Dire meno, per dire di più. Impariamo a farlo davvero con Ogilvy
In Berbach troviamo un controllo totale di ogni elemento e un’economia di segni formidabile. Nei migliori annunci di David Ogilvy, al contrario, c’è sempre qualcosa di sfuggente, evocativo. Le storie non si esauriscono completamente all’interno del messaggio, ma sembrano vivere oltre. È lo story appeal, che oggi sarebbe forse produttivo considerare uno dei principi fondanti dello storytelling.
Con Ogilvy scopriamo che nelle categorie di prodotto quali lusso, profumi, design, moda, conviene resistere alla tentazione di spiegare, descrivere, dimostrare; al contrario è preferibile sussurrare, suggerire, alludere.

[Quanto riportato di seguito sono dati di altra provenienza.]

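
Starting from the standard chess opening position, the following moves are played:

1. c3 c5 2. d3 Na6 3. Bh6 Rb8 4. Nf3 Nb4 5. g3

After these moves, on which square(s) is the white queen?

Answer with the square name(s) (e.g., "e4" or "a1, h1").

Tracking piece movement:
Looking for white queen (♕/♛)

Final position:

  a b c d e f g h
  ─────────────────
8│· ♜ ♝ ♛ ♚ ♝ ♞ ♜│8
7│♟ ♟ · ♟ ♟ ♟ ♟ ♟│7
6│· · · · · · · ♗│6
5│· · ♟ · · · · ·│5
4│· ♞ · · · · · ·│4
3│· · ♙ ♙ · ♘ ♙ ·│3
2│♙ ♙ · · ♙ ♙ · ♙│2
1│♖ ♘ · ♕ ♔ ♗ · ♖│1
  ─────────────────
  a b c d e f g h


d1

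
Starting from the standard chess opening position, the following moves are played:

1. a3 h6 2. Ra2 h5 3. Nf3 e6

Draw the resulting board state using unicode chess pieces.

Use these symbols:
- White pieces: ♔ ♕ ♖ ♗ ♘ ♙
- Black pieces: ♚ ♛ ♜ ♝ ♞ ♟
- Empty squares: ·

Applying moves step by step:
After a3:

♜ ♞ ♝ ♛ ♚ ♝ ♞ ♜
♟ ♟ ♟ ♟ ♟ ♟ ♟ ♟
· · · · · · · ·
· · · · · · · ·
· · · · · · · ·
♙ · · · · · · ·
· ♙ ♙ ♙ ♙ ♙ ♙ ♙
♖ ♘ ♗ ♕ ♔ ♗ ♘ ♖


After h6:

♜ ♞ ♝ ♛ ♚ ♝ ♞ ♜
♟ ♟ ♟ ♟ ♟ ♟ ♟ ·
· · · · · · · ♟
· · · · · · · ·
· · · · · · · ·
♙ · · · · · · ·
· ♙ ♙ ♙ ♙ ♙ ♙ ♙
♖ ♘ ♗ ♕ ♔ ♗ ♘ ♖


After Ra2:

♜ ♞ ♝ ♛ ♚ ♝ ♞ ♜
♟ ♟ ♟ ♟ ♟ ♟ ♟ ·
· · · · · · · ♟
· · · · · · · ·
· · · · · · · ·
♙ · · · · · · ·
♖ ♙ ♙ ♙ ♙ ♙ ♙ ♙
· ♘ ♗ ♕ ♔ ♗ ♘ ♖


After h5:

♜ ♞ ♝ ♛ ♚ ♝ ♞ ♜
♟ ♟ ♟ ♟ ♟ ♟ ♟ ·
· · · · · · · ·
· · · · · · · ♟
· · · · · · · ·
♙ · · · · · · ·
♖ ♙ ♙ ♙ ♙ ♙ ♙ ♙
· ♘ ♗ ♕ ♔ ♗ ♘ ♖


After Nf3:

♜ ♞ ♝ ♛ ♚ ♝ ♞ ♜
♟ ♟ ♟ ♟ ♟ ♟ ♟ ·
· · · · · · · ·
· · · · · · · ♟
· · · · · · · ·
♙ · · · · ♘ · ·
♖ ♙ ♙ ♙ ♙ ♙ ♙ ♙
· ♘ ♗ ♕ ♔ ♗ · ♖


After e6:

♜ ♞ ♝ ♛ ♚ ♝ ♞ ♜
♟ ♟ ♟ ♟ · ♟ ♟ ·
· · · · ♟ · · ·
· · · · · · · ♟
· · · · · · · ·
♙ · · · · ♘ · ·
♖ ♙ ♙ ♙ ♙ ♙ ♙ ♙
· ♘ ♗ ♕ ♔ ♗ · ♖



  a b c d e f g h
  ─────────────────
8│♜ ♞ ♝ ♛ ♚ ♝ ♞ ♜│8
7│♟ ♟ ♟ ♟ · ♟ ♟ ·│7
6│· · · · ♟ · · ·│6
5│· · · · · · · ♟│5
4│· · · · · · · ·│4
3│♙ · · · · ♘ · ·│3
2│♖ ♙ ♙ ♙ ♙ ♙ ♙ ♙│2
1│· ♘ ♗ ♕ ♔ ♗ · ♖│1
  ─────────────────
  a b c d e f g h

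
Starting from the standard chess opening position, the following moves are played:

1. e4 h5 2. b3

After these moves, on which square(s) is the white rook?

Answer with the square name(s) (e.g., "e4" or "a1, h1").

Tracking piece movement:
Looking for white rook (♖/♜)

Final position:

  a b c d e f g h
  ─────────────────
8│♜ ♞ ♝ ♛ ♚ ♝ ♞ ♜│8
7│♟ ♟ ♟ ♟ ♟ ♟ ♟ ·│7
6│· · · · · · · ·│6
5│· · · · · · · ♟│5
4│· · · · ♙ · · ·│4
3│· ♙ · · · · · ·│3
2│♙ · ♙ ♙ · ♙ ♙ ♙│2
1│♖ ♘ ♗ ♕ ♔ ♗ ♘ ♖│1
  ─────────────────
  a b c d e f g h


a1, h1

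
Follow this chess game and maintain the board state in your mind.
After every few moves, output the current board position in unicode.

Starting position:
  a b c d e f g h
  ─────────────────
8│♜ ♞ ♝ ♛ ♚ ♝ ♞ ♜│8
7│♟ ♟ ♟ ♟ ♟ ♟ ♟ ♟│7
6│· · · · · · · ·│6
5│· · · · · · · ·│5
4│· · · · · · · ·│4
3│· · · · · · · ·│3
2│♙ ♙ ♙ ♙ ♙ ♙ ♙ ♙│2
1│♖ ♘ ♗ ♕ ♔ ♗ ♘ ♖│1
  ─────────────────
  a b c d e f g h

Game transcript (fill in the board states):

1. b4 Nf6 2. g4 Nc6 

  a b c d e f g h
  ─────────────────
8│♜ · ♝ ♛ ♚ ♝ · ♜│8
7│♟ ♟ ♟ ♟ ♟ ♟ ♟ ♟│7
6│· · ♞ · · ♞ · ·│6
5│· · · · · · · ·│5
4│· ♙ · · · · ♙ ·│4
3│· · · · · · · ·│3
2│♙ · ♙ ♙ ♙ ♙ · ♙│2
1│♖ ♘ ♗ ♕ ♔ ♗ ♘ ♖│1
  ─────────────────
  a b c d e f g h

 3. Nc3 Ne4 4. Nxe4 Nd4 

  a b c d e f g h
  ─────────────────
8│♜ · ♝ ♛ ♚ ♝ · ♜│8
7│♟ ♟ ♟ ♟ ♟ ♟ ♟ ♟│7
6│· · · · · · · ·│6
5│· · · · · · · ·│5
4│· ♙ · ♞ ♘ · ♙ ·│4
3│· · · · · · · ·│3
2│♙ · ♙ ♙ ♙ ♙ · ♙│2
1│♖ · ♗ ♕ ♔ ♗ ♘ ♖│1
  ─────────────────
  a b c d e f g h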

Vediamo, nella pratica, quali insegnamenti importanti possiamo trarre dai concetti cari a David Ogilvy, oggi.
Contenuti ad alto tasso di evocazione
Un singolo dettaglio può essere tutto ciò che ti occorre mostrare per evocare il fascino di un’auto di lusso. Ogilvy partì dal ticchettio dell’orologio – unico rumore che si sentiva a sessanta miglia orarie a bordo di una Rolls Royce – per riverberare tutto il mito del brand. “Brad is single.” recita un recente annuncio distribuito sia su stampa quotidiana, sia sulle piattaforme digitali: un riuscito esempio di instant marketing contemporaneo, firmato Norwegian Airlines. Alle radici di questo progetto è facile leggere in filigrana la lezione di David Ogilvy: azienda e creativi hanno resistito alla tentazione di dire troppo, di spiegare, di esplicitare il messaggio. È proprio la laconicità di questo testo bianco su fondo rosso che rende deflagrante il non detto.
Rubriche social a lungo termine
Naturalmente quanto abbiamo appena visto può essere applicato anche e soprattutto quando progettiamo rubriche di lungo respiro: linee editoriali ampie, da distruibuire su piani editoriali di qualche mese. La lezione di Ogilvy ci suggerisce sempre di seminare indizi con misura, evitando di svelare troppo, in modo che il pubblico possa appassionarsi, incuriosirsi e lasciarsi coinvolgere, come in un libro giallo ben architettato. Ricordate la serie infinita di annunci per le camice Hathaway, che ci svelavano tutto dell’uomo con la benda nera, rimandando sempre all’uscita successiva la spiegazione delle ragioni di quella benda? Perché non provate a mettere a frutto questa lezione anche per il vostro servizio?
Article marketing e long-writing: prima affascina, poi argomenta
E se l’eredità di David Ogilvy fosse spendibilissima anche per realizzare articoli di long-writing destinati al mondo digitale? A ben vedere molti degli annunci più caratterizzanti dello stile Ogilvy si fondano su di un delicato equilibrio: la seducente coppia visual-titolo intercetta il lettore, mentre lunghe e argomentate bodycopy marcatamente tecniche offrono tutte le ragioni per sostanziare la promessa fatta. Infine arriva una call to action chiara e precisa, per lasciare al lettore un compito dopo la lettura.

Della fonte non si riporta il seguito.